The plaintiffs, you will recall, argued that Michigan’s Proposition 2 (passed with a 58% majority in 2006), which amended the state constitution to prohibit state agencies from giving preferential treatment based on race, was unconstitutional because it made it more difficult for minorities to achieve government policy that “inures primarily to the benefit of the minority” or that “minorities … consider” to be “in their interests.” (If you don’t recall the debate over this case, see my analysis of “The Five Fallacies Of Schuette v. Coalition to Defend Affirmative Action.”)
Because the Court contains liberals who increasingly seem to live in an alternate universe, the question did not of course answer itself. By a 6-2 vote, however, the Court did manage to conclude that prohibiting discrimination is not discriminatory. The opinion for the Court was written by Justice “Swingvote” Kennedy, joined by Chief Justice Roberts and Justice Alito. Justice Scalia’s concurring opinion, joined by Justice Thomas, is a jewel, destroying the reasoning of the plurality as thoroughly as the dissent written by Justice Sotomayor, joined by Justice Ginsburg. Justice Breyer surprisingly sided with the plurality in a largely incomprehensible separate concurrence. (Does he really believe that, for example, data demonstrating low minority scores in math and reading is relevant to the question of whether states may prohibit judging minorities by different standards?) Justice Kagan recused herself.
Those who believe discrimination on the basis of race is wrong will be relieved that the Court has now held that states may prohibit it by amending their constitutions with provisions that closely echo the intent and text of the 14th Amendment. But anyone seeking a compelling principled argument, or even basic coherence, in “Swingvote” Kennedy’s opinion will be sorely disappointed, and even more disappointed that Chief Justice Roberts and Justice Alito felt compelled to join it rather than Justice Scalia’s much more powerful concurrence (which, of course, would have made it the Court’s opinion, not a concurrence).
Schuette was ostensibly not about either the constitutionality or even the merits of race-based affirmative action. It turned instead on the “political process” doctrine from two earlier cases holding, with a number of qualifications, that the political structure may not be changed in manner making it more difficult for minorities to achieve what is, or what they believe is, in their interest. Justice Scalia argued persuasively that those cases should have been forthrightly overturned, but forthrightness is largely a stranger to Justice Kennedy, who left the shell but little more of those precedents standing.
Others are more qualified (and have more space and time) than I to delve into the weeds of “political process” analysis, but I found one element of Justice Kennedy’s argument against it particularly striking and deserving of special mention. He is so intent on rejecting it here that he doesn’t seem to recognize that his arguments actually undermine his unwillingness in other cases (Grutter and Fisher, for example) to reject race preferences altogether. A few examples:
• “In cautioning against ‘impermissible racial stereotypes,’ this Court has rejected the assumption that “members of the same racial group–regardless of their age, education, economic status, or the community in which they live– think alike, share the same political interests….”

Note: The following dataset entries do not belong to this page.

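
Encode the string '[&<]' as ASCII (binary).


String: '[&<]'  (4 characters)
Per-character ASCII lookup:
  '[': special character: '[' = 91 → 1011011
  '&': special character: '&' = 38 → 100110
  '<': special character: '<' = 60 → 111100
  ']': special character: ']' = 93 → 1011101
= 1011011 100110 111100 1011101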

• Rejects the “demeaning notion that members of . . . defined racial groups ascribe to certain ‘minority views’ that must be different from those of other citizens”
• “… if it were deemed necessary to probe how some races define their own interest in political matters, [it would be necessary] to define individuals according to race.”
• “Government action that classifies individuals on the basis of race is inherently suspect and carries the danger of perpetuating the very racial divisions the polity seeks to transcend.”
Why can Justice Kennedy not see that the “diversity”-justified racial classification and preference that he continues to support does all that, and much more?
And speaking of inconsistency, let us not forget Justice Breyer, who concurred in the result even though he approves of the “political process” doctrine. It reflects, he wrote, “an important principle, namely, that an individual’s ability to participate meaningfully in the political process should be independent of his race. [Racial minorities] must have the same opportunity as others to secure through the ballot box policies that reflect their preferences.” [Emphasis added]
For Breyer, as for other liberals, a minority individual may be given preferential treatment so that he can have “the same opportunity as others … independent of his race.”
Show Breyer a city on a hill based on an important principle, and I’m sure he’d be willing to destroy it in order to save it for you.